While it is possible for most individuals to acquire an adequate amount of vitamin D through the consumption of nutritious foods and consistent exposure to sunlight, there exist particular people who may necessitate dietary or supplemental means in order to achieve proper concentrations of this vital substance.
This article covers who may require vitamin D supplements, their recommended dosage by age range, and potential products to consider. Furthermore, this piece offers insight on how to increase vitamin D naturally.
Who Needs To Take Vitamin D ?
In preserving sturdy skeletal framework, immunity processes and cellular growth, the fat-dissolvable vitamin D performs an indispensable role.
As per research conducted by the National Institutes for Health (NIH), there exist specific cohorts that are at a heightened likelihood of encountering insufficient levels of vitamin D. These populations include:
Newborn Children Consuming Bosom Milk: Human milk doesn’t contain much vitamin D; according to the NIH and American Institute of Pediatrics guidelines, breastfed babies should get 10 micrograms (mcg)(400 international units [IU]) each day until weaning begins.
People With Reduced Access to Sunlight: Individuals living in smaller living quarters may not receive sufficient sun exposure in order to produce vitamin D, and individuals living in colder regions may also see less daylight during cold weather months.
Individuals of advanced age: Those elders who spend an extensive duration secluded within enclosed spaces could potentially encounter heightened susceptibility to vitamin D inadequacy. According to the NIH, up to half of more established Older adults with hip cracks in the US could have inadequate levels of this vitamin; additionally, skin’s capacity to synthesize it decreases over time.

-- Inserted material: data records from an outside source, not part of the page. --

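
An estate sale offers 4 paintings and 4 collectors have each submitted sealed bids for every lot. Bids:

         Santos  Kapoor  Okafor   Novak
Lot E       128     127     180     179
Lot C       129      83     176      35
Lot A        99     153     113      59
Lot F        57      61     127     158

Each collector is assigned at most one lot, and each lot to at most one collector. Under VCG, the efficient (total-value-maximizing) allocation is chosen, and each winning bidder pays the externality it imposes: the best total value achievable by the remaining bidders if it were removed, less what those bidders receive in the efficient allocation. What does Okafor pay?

Efficient allocation: Santos→Lot C ($129), Kapoor→Lot A ($153), Okafor→Lot E ($180), Novak→Lot F ($158); total welfare W = $620.
Okafor receives Lot E at value $180, so the others get W − 180 = $440.
Without Okafor: best allocation of the remaining 3 bidders over all 4 lots is Santos→Lot C ($129), Kapoor→Lot A ($153), Novak→Lot E ($179), total $461.
VCG payment = (others' best without Okafor) − (others' welfare with Okafor) = 461 − 440 = $21.

Okafor pays $21.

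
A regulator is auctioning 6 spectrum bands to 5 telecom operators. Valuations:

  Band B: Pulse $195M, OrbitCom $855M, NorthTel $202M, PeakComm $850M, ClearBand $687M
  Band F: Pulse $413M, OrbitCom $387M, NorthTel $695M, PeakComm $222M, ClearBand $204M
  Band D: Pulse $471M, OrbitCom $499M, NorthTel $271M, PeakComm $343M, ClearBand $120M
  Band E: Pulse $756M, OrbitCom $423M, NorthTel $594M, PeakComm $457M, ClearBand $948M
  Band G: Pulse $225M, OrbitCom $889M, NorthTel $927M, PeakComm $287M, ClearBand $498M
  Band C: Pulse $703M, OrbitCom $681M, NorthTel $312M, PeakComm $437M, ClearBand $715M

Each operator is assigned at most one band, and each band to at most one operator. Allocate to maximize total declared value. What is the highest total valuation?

Maximum total: $4085M

Optimal: Pulse→Band C ($703M), OrbitCom→Band G ($889M), NorthTel→Band F ($695M), PeakComm→Band B ($850M), ClearBand→Band E ($948M) — total 703+889+695+850+948 = $4085M.
Row-greedy (each operator in turn takes its best remaining band) gives $3905M, worse by 180.
Next-best assignment: Pulse→Band C, OrbitCom→Band D, NorthTel→Band G, PeakComm→Band B, ClearBand→Band E = $3927M.
No other one-to-one assignment exceeds $4085M.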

Individuals with a complexion that is rich in melanin: A surplus of said pigment within the skin may impede its production of vitamin D, although it remains ambiguous as to what extent; certain studies insinuate that those possessing darker pigmentation have lower incidences pertaining to bone fractures or development of osteoporosis when compared against Caucasians.
Those suffering from obesity: As per the NIH, people whose body mass index is 30 or above tend to exhibit reduced levels of vitamin D relative to those not in that group. This decrease also affects individuals who have undergone gastric bypass surgery; they too require extra supplementation for adequate amounts of this essential nutrient.

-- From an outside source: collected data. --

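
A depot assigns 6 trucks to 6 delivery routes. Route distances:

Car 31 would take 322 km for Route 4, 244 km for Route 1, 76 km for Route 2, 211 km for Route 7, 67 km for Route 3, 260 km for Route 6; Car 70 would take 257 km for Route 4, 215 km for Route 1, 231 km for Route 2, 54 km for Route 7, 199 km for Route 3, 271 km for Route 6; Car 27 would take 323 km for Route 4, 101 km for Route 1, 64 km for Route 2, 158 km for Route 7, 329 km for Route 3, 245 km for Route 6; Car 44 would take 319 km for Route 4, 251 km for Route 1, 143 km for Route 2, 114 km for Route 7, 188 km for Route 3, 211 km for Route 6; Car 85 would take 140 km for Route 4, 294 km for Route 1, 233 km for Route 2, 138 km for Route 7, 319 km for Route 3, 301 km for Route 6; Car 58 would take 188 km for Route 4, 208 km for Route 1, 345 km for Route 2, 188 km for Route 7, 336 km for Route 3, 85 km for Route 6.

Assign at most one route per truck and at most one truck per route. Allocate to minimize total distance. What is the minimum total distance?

Optimal: Car 31→Route 3 (67 km), Car 70→Route 7 (54 km), Car 27→Route 1 (101 km), Car 44→Route 2 (143 km), Car 85→Route 4 (140 km), Car 58→Route 6 (85 km) — total 67+54+101+143+140+85 = 590 km.
Row-greedy (each truck in turn takes its cheapest remaining route) gives 744 km, worse by 154.
Checked against all permutations: 590 km is optimal.

Minimum total: 590 km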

Individuals afflicted by malabsorption conditions, including Inflammatory Bowel Disease (IBD), have their gastrointestinal capabilities impeded in absorbing vitamin D. These persons may be restricted from diets containing this essential nutrient due to dietary restrictions limiting consumption of foods comprising such nourishment.

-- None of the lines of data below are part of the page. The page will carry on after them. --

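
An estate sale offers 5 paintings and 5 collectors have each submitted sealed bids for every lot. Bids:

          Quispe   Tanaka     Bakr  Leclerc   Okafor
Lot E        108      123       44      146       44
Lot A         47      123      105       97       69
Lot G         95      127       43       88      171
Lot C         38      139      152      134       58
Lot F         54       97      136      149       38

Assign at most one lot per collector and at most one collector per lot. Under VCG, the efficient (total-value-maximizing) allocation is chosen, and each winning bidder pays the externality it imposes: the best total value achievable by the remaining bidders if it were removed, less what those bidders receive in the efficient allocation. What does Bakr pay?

Bakr pays $16.

Efficient allocation: Quispe→Lot E ($108), Tanaka→Lot A ($123), Bakr→Lot C ($152), Leclerc→Lot F ($149), Okafor→Lot G ($171); total welfare W = $703.
Bakr receives Lot C at value $152, so the others get W − 152 = $551.
Without Bakr: best allocation of the remaining 4 bidders over all 5 lots is Quispe→Lot E ($108), Tanaka→Lot C ($139), Leclerc→Lot F ($149), Okafor→Lot G ($171), total $567.
VCG payment = (others' best without Bakr) − (others' welfare with Bakr) = 567 − 551 = $16.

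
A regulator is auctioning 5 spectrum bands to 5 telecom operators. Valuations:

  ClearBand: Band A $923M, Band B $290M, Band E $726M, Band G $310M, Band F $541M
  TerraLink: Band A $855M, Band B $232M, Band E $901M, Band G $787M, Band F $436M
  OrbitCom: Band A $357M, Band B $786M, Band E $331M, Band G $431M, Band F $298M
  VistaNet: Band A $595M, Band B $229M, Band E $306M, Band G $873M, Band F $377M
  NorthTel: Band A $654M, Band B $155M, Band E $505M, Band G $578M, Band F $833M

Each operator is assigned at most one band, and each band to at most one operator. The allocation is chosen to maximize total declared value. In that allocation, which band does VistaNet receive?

VistaNet receives Band G.

Optimal: ClearBand→Band A ($923M), TerraLink→Band E ($901M), OrbitCom→Band B ($786M), VistaNet→Band G ($873M), NorthTel→Band F ($833M) — total 923+901+786+873+833 = $4316M.
Next-best assignment: ClearBand→Band E, TerraLink→Band A, OrbitCom→Band B, VistaNet→Band G, NorthTel→Band F = $4073M.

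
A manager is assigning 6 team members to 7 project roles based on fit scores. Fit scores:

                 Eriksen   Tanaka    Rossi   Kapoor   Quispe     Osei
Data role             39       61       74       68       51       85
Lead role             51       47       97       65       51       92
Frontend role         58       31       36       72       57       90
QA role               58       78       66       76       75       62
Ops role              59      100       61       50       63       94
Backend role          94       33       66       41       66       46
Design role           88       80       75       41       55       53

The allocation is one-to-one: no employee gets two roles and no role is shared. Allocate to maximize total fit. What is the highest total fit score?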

Assuming that an individual harbors doubts about their vitamin D intake, a medical practitioner can conduct a hematological analysis to establish whether or not there exists an inadequacy.
The absence of vitamin D may lead to bone conditions such as osteomalacia and osteoporosis because calcium absorption is reduced as there is inadequate quantity within our systems. This occurs because lacking Vitamin D reduces calcium assimilation.
Lack of vitamin D can also contribute to rickets. In the U.S., most organizations now fortify milk with vitamin D fortification purposes – this has resulted in less cases of rickets than before.
How Much Vitamin D Do We Want ?
Individual requirements of vitamin D depend upon several factors, including age, pregnancy status and any underlying medical conditions that exist.
The National Institutes of Health provides the following as a basic principle:
Age | Daily amount of vitamin D required |
0–12 months | 400 IU (10 mcg) |
1–18 years | 15 mcg (600 IU) |
19–70 years | 15 mcg (600 IU) |
70 years and over | 20 mcg (800 IU) |
Pregnant or breastfeeding individuals should aim to consume 15 mcg (600 IU) of vitamin D every day.
At least part of their vitamin D needs are met through safe exposure to daylight, according to the NIH. Spending 5-30 minutes outside two times each week, with face, arms, legs, or back exposed is typically enough.